Illustrations: If a person goes up in a baloon and descends in the plaintiff’s garden which is damaged by the crowed which collects, partly out of curiosity and partly to help the defendant, the defendant is responsible for the consequences because he must have foreseen what might happen.

In Temple Bar v. Guildford, the ship Temple Bar negligently collided with Guildford, another ship. The Temple Bar offered a tow which was refused by the Guildford. The Guildford waited for a tug for several hours and sank before she could reach to the harbour. It was held that the owner of Guildford could recover the damages in respect of the Temple Bar’s negligence and the decision of the Guildford’s Master to wait for the tug was reasonable in those circumstances.

Exception: But where Novus Actus could not be anticipated, the consequences are not direct, and the defendant is not liable.

Illustration: If a railway company allows a railway carriage to be overcrowded, whereby the plaintiff, a passenger, is hustled and robbed, damage is too remote, and the railway company is not liable.

(4) Where the intervening act is mere reflex or involuntary action: On the part of the third person in exercise of defence of his rights and without intention to injure other, the defendant remains liable. Thus, in Clark v. Chambers, the defendant illegally obstructed a highway by placing in it a horizontal bar armed with iron spikes.
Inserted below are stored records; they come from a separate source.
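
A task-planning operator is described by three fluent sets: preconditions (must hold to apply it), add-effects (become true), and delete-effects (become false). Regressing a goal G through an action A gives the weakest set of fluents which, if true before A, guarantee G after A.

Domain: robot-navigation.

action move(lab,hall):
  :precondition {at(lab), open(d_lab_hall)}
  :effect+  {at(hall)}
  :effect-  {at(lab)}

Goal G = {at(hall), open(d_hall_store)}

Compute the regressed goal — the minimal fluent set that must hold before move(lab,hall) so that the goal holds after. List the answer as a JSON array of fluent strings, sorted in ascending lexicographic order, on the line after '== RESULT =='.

Compute (G \ add) ∪ pre:
  G ∩ del = {}  (empty — regression defined)
  G \ add = {at(hall), open(d_hall_store)} \ {at(hall)} = {open(d_hall_store)}
  ∪ pre   = {open(d_hall_store)} ∪ {at(lab), open(d_lab_hall)}
          = {at(lab), open(d_hall_store), open(d_lab_hall)}

== RESULT ==
["at(lab)", "open(d_hall_store)", "open(d_lab_hall)"]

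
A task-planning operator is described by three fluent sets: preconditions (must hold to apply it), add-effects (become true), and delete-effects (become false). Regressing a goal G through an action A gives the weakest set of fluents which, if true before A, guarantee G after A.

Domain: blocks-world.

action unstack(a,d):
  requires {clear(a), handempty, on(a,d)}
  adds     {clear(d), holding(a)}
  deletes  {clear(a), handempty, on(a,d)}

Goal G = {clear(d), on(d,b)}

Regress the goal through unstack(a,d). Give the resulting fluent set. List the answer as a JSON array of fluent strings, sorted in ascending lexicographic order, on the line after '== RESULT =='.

Compute (G \ add) ∪ pre:
  G ∩ del = {}  (empty — regression defined)
  G \ add = {clear(d), on(d,b)} \ {clear(d), holding(a)} = {on(d,b)}
  ∪ pre   = {on(d,b)} ∪ {clear(a), handempty, on(a,d)}
          = {clear(a), handempty, on(a,d), on(d,b)}

== RESULT ==
["clear(a)", "handempty", "on(a,d)", "on(d,b)"]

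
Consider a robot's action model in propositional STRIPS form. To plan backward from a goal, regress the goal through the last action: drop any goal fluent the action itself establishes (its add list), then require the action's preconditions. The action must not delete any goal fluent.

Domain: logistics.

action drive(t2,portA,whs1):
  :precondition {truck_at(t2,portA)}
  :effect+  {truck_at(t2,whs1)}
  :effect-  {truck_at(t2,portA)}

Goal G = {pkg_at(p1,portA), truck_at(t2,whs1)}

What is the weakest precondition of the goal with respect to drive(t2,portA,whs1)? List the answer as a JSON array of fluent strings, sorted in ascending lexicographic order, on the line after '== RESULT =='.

Regress:
  G ∩ del = {}  (empty — regression defined)
  G \ add = {pkg_at(p1,portA), truck_at(t2,whs1)} \ {truck_at(t2,whs1)} = {pkg_at(p1,portA)}
  ∪ pre   = {pkg_at(p1,portA)} ∪ {truck_at(t2,portA)}
          = {pkg_at(p1,portA), truck_at(t2,portA)}

== RESULT ==
["pkg_at(p1,portA)", "truck_at(t2,portA)"]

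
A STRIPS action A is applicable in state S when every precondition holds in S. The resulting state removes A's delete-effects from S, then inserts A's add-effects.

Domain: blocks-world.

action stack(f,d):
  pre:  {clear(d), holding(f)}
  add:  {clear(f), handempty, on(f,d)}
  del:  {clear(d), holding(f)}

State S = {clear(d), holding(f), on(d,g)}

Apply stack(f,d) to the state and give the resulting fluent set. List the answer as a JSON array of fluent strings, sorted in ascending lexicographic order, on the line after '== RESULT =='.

Compute (S \ del) ∪ add:
  pre ⊆ S: {clear(d), holding(f)} ⊆ S  — applicable
  S \ del = {on(d,g)}
  ∪ add   = {clear(f), handempty, on(d,g), on(f,d)}

== RESULT ==
["clear(f)", "handempty", "on(d,g)", "on(f,d)"]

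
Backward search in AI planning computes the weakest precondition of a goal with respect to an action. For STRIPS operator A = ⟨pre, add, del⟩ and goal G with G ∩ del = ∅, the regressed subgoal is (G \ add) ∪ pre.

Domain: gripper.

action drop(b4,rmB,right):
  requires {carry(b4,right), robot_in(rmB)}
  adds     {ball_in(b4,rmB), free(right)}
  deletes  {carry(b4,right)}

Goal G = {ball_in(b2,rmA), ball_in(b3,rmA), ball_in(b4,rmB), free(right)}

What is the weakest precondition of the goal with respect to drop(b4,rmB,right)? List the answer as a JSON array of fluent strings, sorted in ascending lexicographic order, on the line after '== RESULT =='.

Regress:
  G ∩ del = {}  (empty — regression defined)
  G \ add = {ball_in(b2,rmA), ball_in(b3,rmA), ball_in(b4,rmB), free(right)} \ {ball_in(b4,rmB), free(right)} = {ball_in(b2,rmA), ball_in(b3,rmA)}
  ∪ pre   = {ball_in(b2,rmA), ball_in(b3,rmA)} ∪ {carry(b4,right), robot_in(rmB)}
          = {ball_in(b2,rmA), ball_in(b3,rmA), carry(b4,right), robot_in(rmB)}

== RESULT ==
["ball_in(b2,rmA)", "ball_in(b3,rmA)", "carry(b4,right)", "robot_in(rmB)"]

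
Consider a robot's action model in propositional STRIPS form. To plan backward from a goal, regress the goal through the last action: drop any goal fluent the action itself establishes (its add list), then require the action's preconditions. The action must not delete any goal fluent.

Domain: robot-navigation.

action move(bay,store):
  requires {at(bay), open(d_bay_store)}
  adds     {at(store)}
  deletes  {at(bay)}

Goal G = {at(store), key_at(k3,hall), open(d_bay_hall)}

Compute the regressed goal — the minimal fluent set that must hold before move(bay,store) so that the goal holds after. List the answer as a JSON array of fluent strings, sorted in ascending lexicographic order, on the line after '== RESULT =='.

Compute (G \ add) ∪ pre:
  G ∩ del = {}  (empty — regression defined)
  G \ add = {at(store), key_at(k3,hall), open(d_bay_hall)} \ {at(store)} = {key_at(k3,hall), open(d_bay_hall)}
  ∪ pre   = {key_at(k3,hall), open(d_bay_hall)} ∪ {at(bay), open(d_bay_store)}
          = {at(bay), key_at(k3,hall), open(d_bay_hall), open(d_bay_store)}

== RESULT ==
["at(bay)", "key_at(k3,hall)", "open(d_bay_hall)", "open(d_bay_store)"]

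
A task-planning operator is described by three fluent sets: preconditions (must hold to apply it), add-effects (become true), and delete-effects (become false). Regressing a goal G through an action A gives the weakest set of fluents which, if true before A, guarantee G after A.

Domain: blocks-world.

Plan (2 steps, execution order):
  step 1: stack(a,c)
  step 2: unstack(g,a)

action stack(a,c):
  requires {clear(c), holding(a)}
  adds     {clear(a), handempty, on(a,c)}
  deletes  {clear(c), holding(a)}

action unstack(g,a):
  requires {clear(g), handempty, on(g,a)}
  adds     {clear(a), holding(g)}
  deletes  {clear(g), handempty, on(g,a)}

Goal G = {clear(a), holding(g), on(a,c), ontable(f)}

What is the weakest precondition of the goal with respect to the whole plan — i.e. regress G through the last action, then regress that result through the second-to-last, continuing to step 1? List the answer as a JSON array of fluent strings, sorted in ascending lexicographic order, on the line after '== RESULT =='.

Work backward from the goal:
  through step 2 (unstack(g,a)): drop {clear(a), holding(g)}, keep {on(a,c), ontable(f)}, require {clear(g), handempty, on(g,a)}
    → {clear(g), handempty, on(a,c), on(g,a), ontable(f)}
  through step 1 (stack(a,c)): drop {handempty, on(a,c)}, keep {clear(g), on(g,a), ontable(f)}, require {clear(c), holding(a)}
    → {clear(c), clear(g), holding(a), on(g,a), ontable(f)}

== RESULT ==
["clear(c)", "clear(g)", "holding(a)", "on(g,a)", "ontable(f)"]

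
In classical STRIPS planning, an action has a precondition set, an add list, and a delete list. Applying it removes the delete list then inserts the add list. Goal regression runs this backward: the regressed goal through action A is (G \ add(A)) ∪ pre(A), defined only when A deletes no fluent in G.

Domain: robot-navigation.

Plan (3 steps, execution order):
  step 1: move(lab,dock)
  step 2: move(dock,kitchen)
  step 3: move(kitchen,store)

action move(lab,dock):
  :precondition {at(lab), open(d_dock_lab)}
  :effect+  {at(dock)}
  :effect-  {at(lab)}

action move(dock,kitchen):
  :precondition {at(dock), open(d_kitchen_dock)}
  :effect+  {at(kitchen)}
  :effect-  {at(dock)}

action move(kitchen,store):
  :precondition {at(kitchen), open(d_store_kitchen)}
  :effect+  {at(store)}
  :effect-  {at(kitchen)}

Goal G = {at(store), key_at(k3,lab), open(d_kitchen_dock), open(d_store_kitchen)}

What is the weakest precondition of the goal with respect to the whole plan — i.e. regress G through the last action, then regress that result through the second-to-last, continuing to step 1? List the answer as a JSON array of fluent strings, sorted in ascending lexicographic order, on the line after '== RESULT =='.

Work backward from the goal:
  through step 3 (move(kitchen,store)): drop {at(store)}, keep {key_at(k3,lab), open(d_kitchen_dock), open(d_store_kitchen)}, require {at(kitchen), open(d_store_kitchen)}
    → {at(kitchen), key_at(k3,lab), open(d_kitchen_dock), open(d_store_kitchen)}
  through step 2 (move(dock,kitchen)): drop {at(kitchen)}, keep {key_at(k3,lab), open(d_kitchen_dock), open(d_store_kitchen)}, require {at(dock), open(d_kitchen_dock)}
    → {at(dock), key_at(k3,lab), open(d_kitchen_dock), open(d_store_kitchen)}
  through step 1 (move(lab,dock)): drop {at(dock)}, keep {key_at(k3,lab), open(d_kitchen_dock), open(d_store_kitchen)}, require {at(lab), open(d_dock_lab)}
    → {at(lab), key_at(k3,lab), open(d_dock_lab), open(d_kitchen_dock), open(d_store_kitchen)}

== RESULT ==
["at(lab)", "key_at(k3,lab)", "open(d_dock_lab)", "open(d_kitchen_dock)", "open(d_store_kitchen)"]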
Some third person, desiring to pass along the road and entitled to do so, removed the obstruction and negligently placed it is an upright position on the footpath. The plaintiff, walking there, on a dark night came in contract with the obstruction and one of the spikes entered his eye. The damage was held not too remote.

(5) Where the intervening act is in pursuance of duty: And the person intervenes under compulsion of legal or probable only moral duties, the consequence is direct and the defendant remains liable. Where a person seeing another in a dangerous situation caused by the wrongful act of the defendant tries to save that person, and he himself runs into danger to save life, and is thereby himself injured, he can recover damages from the defendant.

Where a person sees a little boy standing on the railway track and a train is speeding along without giving any whistle or warning and in an attempt to save the boy, the rescuer himself is killed, the railway company is liable.

(6) The doctrine of alternative danger, a choice of risk: When the plaintiff is put in a position of danger by defendant’s wrong and has to choose in a moment what course to take, his action, even if it turns out to be mistaken and unnecessary, breaks the chain of causation. The principle is that person put in sudden imminent personal danger must not be expected to exercise the same coolness and wisdom which he would have displayed apart from emergency. (7) Where the novus actus is caused by an irresponsible actor it does break the chain of causation. Children generally do not constitute novus actus where their action is the result of their mischievous propensity.


Explain the rule of Novus Actus Interveniens (Isolated Torts). Also explain the exceptions to this rule.